# Loud buzzing noise, please help!



## JTTS83 (Dec 3, 2019)

Hi, I'm hoping someone can shed some light on what might be the cause of a buzzing issue I'm having.

The noise is coming from the dash. the worrying thing is it does it regardless of whether the engine is running or not.

Infact I even turned the ignition off and it still made the noise.

I've attached a video of my issue.


----------



## kevin#34 (Jan 8, 2019)

looks like is coming from left speaker, isn't so?


----------



## VorsprungDur (Apr 6, 2018)

Really hard to hear much on that video.

Does it do this after a run?

Have you checked to see if a fan is still running in the engine bay?


----------



## powerplay (Feb 8, 2008)

Sounds ( :lol: ) like it is coming from dash speaker, hard to tell from the video, but I would have thought it would be clear in person.

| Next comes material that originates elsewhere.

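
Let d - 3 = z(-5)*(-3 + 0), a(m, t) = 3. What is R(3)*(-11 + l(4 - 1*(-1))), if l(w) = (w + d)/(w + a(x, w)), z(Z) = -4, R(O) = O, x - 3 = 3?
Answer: -51/2 ≈ -25.500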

If so it could be an electrical earth fault which may or may not be affected by turning off the audio - press and hold volume button. Also if it is from speakers have you tried switching audio sources in case it's specific to one input.


----------



## JTTS83 (Dec 3, 2019)

Thanks for the replies.

The buzzing is definitely not coming from the speakers. I've turned the mmi off completely by holding down the volume button, infact the buzzing noise happens even when the car is completely switched off after going for a drive.


----------



## VorsprungDur (Apr 6, 2018)

Just dug out some headphones and listened a little harder to the audio on your video.

Sounds like a fan running, which can happen after a run even with the ignition off. Pop the bonnet and take a look.


----------



## powerplay (Feb 8, 2008)

Both the radiator fans and coolant pumps run on after switching off by design when the engine is hot, mine have on numerous occasions after some hot laps at Asda :lol:

However it's barely audible from inside the cabin and doesn't sound like that.


----------



## BarrieB (Aug 24, 2011)

Could it be something faulty in the glove box unit where the SD card slots and the cd drive are?


----------



## kevin#34 (Jan 8, 2019)

make a VCDS scan as first step


----------



## -:[KM]:- (May 16, 2010)

kevin#34 said:


> make a VCDS scan as first step


Agreed, where are you? Someone may be willing to assist. 
Also with above comments, open the bonnet - and also the glovebox. It may help you locate.


----------



## kevin#34 (Jan 8, 2019)

a bit far away from you :lol:


----------